AVNRT
- The most common supraventricular arrhythmia in humans. AVNRT is typically paroxysmal and may occur spontaneously or upon provocation with exertion, caffeine, alcohol, beta-agonists (salbutamol) or sympathomimetics (amphetamines). It is more common in women than men (~75% of cases occurring in women) and may occur in young and healthy patients as well as those suffering chronic heart disease
- The tachycardia typically ranges between 140-280 bpm and is regular in nature. It may self-resolve or continue indefinitely until medical treatment is sought
- In comparison to AVRT, which involves an anatomical re-entry circuit (Bundle of Kent), in AVNRT there is a functional re-entry circuit within the AV node
AVRNT Subtypes
Different subtypes vary in terms of the dominant pathway, and the R-P interval, which is the time between anterograde ventricular activation (R wave) and retrograde atrial activation (P wave): 1. Slow-Fast AVNRT (80-90%). Associated with slow AV nodal pathway for anterograde conduction and fast AV nodal pathway for retrograde conduction. The retrograde P wave is obscured in the corresponding QRS or occurs at the end of the QRS complex as pseudo R’ or S waves 1. 2. Fast-Slow AVNRT (10%). Associated with Fast AV nodal pathway for anterograde conduction and Slow AV nodal pathway for retrograde conduction. Due to the relatively long ventriculo-atrial interval, the retrograde P wave is more likely to be visible after the corresponding QRS and before the corresponding T wave. 1. 3. Slow-Slow AVNRT (1-5%). Associated with Slow AV nodal pathway for anterograde conduction and Slow left atrial fibres as the pathway for retrograde conduction. Tachycardia with a P-wave seen in mid-diastole, effectively appearing “before” the QRS complex. May be misinterpreted as sinus tachycardia.
AVNRT Subtypes
- No visible P waves? –> Slow-Fast
- P waves visible after the QRS complexes? –> Fast-Slow
- P waves visible before the QRS complexes? –> Slow-Slow
AVRT
- "Atrioventricular Re-entrant Tachycardia"

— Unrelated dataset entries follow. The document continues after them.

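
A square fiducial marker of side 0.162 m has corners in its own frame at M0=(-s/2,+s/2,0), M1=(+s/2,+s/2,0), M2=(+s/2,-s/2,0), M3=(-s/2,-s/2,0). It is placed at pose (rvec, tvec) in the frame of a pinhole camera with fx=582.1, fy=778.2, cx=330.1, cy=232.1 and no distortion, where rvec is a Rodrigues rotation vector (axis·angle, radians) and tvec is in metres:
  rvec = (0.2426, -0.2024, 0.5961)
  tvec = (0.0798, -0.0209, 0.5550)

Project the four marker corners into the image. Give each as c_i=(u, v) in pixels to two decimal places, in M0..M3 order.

Intrinsics K: fx=582.1, fy=778.2, cx=330.1, cy=232.1
Marker side s = 0.162 m; corners in marker frame (Z=0):
  M0 = (-0.0810, +0.0810, 0)
  M1 = (+0.0810, +0.0810, 0)
  M2 = (+0.0810, -0.0810, 0)
  M3 = (-0.0810, -0.0810, 0)
rvec = (0.2426, -0.2024, 0.5961), |rvec| = θ = 0.67465 rad = 38.655°
Rodrigues: sinθ=0.62463, 1−cosθ=0.21908; R = I + sinθ·[k]× + (1−cosθ)·[k]×²:
    [+0.80925 -0.57553 -0.11779]
    [+0.52826 +0.80064 -0.28268]
    [+0.25700 +0.16654 +0.95195]
t = (0.0798, -0.0209, 0.5550) m
M0: Pc = R·M0+t = (-0.03237, +0.00116, +0.54767); u = 582.1·(-0.03237)/0.54767 + 330.1 = 295.6978, v = 778.2·(+0.00116)/0.54767 + 232.1 = 233.7519
M1: Pc = R·M1+t = (+0.09873, +0.08674, +0.58931); u = 582.1·(+0.09873)/0.58931 + 330.1 = 427.6240, v = 778.2·(+0.08674)/0.58931 + 232.1 = 346.6451
M2: Pc = R·M2+t = (+0.19197, -0.04296, +0.56233); u = 582.1·(+0.19197)/0.56233 + 330.1 = 528.8176, v = 778.2·(-0.04296)/0.56233 + 232.1 = 172.6444
M3: Pc = R·M3+t = (+0.06087, -0.12854, +0.52069); u = 582.1·(+0.06087)/0.52069 + 330.1 = 398.1471, v = 778.2·(-0.12854)/0.52069 + 232.1 = 39.9891

c0=(295.70, 233.75) c1=(427.62, 346.65) c2=(528.82, 172.64) c3=(398.15, 39.99)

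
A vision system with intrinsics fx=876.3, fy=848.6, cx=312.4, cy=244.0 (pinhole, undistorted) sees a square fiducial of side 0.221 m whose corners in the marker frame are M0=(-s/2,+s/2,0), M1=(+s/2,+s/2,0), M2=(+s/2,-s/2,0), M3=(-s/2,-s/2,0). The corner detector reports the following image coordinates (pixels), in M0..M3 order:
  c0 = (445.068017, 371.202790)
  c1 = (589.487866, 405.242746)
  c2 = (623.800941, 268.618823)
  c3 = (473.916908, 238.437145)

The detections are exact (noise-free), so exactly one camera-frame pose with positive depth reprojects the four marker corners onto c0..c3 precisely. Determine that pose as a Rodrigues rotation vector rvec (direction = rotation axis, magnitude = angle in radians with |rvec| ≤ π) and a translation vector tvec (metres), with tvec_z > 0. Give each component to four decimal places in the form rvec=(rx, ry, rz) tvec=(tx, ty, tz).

rvec=(0.1577, 0.2339, 0.1936) tvec=(0.3319, 0.1214, 1.3274)

Intrinsics K: fx=876.3, fy=848.6, cx=312.4, cy=244.0
Marker side s = 0.221 m; corners in marker frame (Z=0):
  M0 = (-0.1105, +0.1105, 0)
  M1 = (+0.1105, +0.1105, 0)
  M2 = (+0.1105, -0.1105, 0)
  M3 = (-0.1105, -0.1105, 0)
Detected image corners:
  c0 = (445.068017, 371.202790) px
  c1 = (589.487866, 405.242746) px
  c2 = (623.800941, 268.618823) px
  c3 = (473.916908, 238.437145) px
Planar DLT: solve 8×8 A·h = b for H (H[2,2]=1):
  H  [+579.62046 -71.57862 +531.52341]
  H  [+93.63359 +652.12168 +321.58162]
  H  [-0.16141 +0.13338 +1.00000]
B = K⁻¹H; ‖b₁‖=0.753367, ‖b₂‖=0.753367; λ = 2/(‖b₁‖+‖b₂‖) = 1.327375, sign → tz>0 ⇒ λ=+1.327375
r₁ = λ·B[:,0] = (+0.95436,+0.20807,-0.21425); r₂ = λ·B[:,1] = (-0.17154,+0.96914,+0.17705)
r₃ = r₁×r₂ = (+0.24448,-0.13221,+0.96060); SVD([r₁ r₂ r₃]) → R = UVᵀ:
  R  [+0.95436 -0.17154 +0.24448]
  R  [+0.20807 +0.96914 -0.13221]
  R  [-0.21425 +0.17705 +0.96060]
t = (+0.33192, +0.12135, +1.32737) m
tr R = 2.884097; θ = arccos((tr R − 1)/2) = 0.342111 rad = 19.602°
axis k = ((R−Rᵀ)₃₂, (R−Rᵀ)₁₃, (R−Rᵀ)₂₁) / (2 sinθ) = (+0.460927, +0.683702, +0.565772)
rvec = θ·k = (+0.157688, +0.233902, +0.193557)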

- Arises due to an accessory pathway: a strand of myocardium connects the atria and ventricles, bypassing the AV node
- Two types based on the direction of conduction: 1) Orthodromic- antegrade conduction via the AV node (Left) 2) Antidromic- antegrade conduction via the accessory pathway (Right)
Orthodromic AVRT
Conduction is via AVN, leading to a narrow complex rhythm (in the absence of a BBB). Rate typically 200-300 bpm, retrograde P waves are visible with a long RP interval (>70 ms) which differentiates it from typical AVNRT (retrograde P waves are early or buried in the terminal QRS).
Antidromic AVRT
Conduction is via an accessory pathway, leading to a regular wide complex rhythm which can be difficult to distinguish from VT. This rhythm can be difficult to distinguish from VT, and if there is any doubt, we should presume a diagnosis of VT and treat accordingly. Procainamide (class I) would be our first line antiarrhythmic. Ibutilide (class III) and amiodarone are second-line options, but their effectiveness is less established.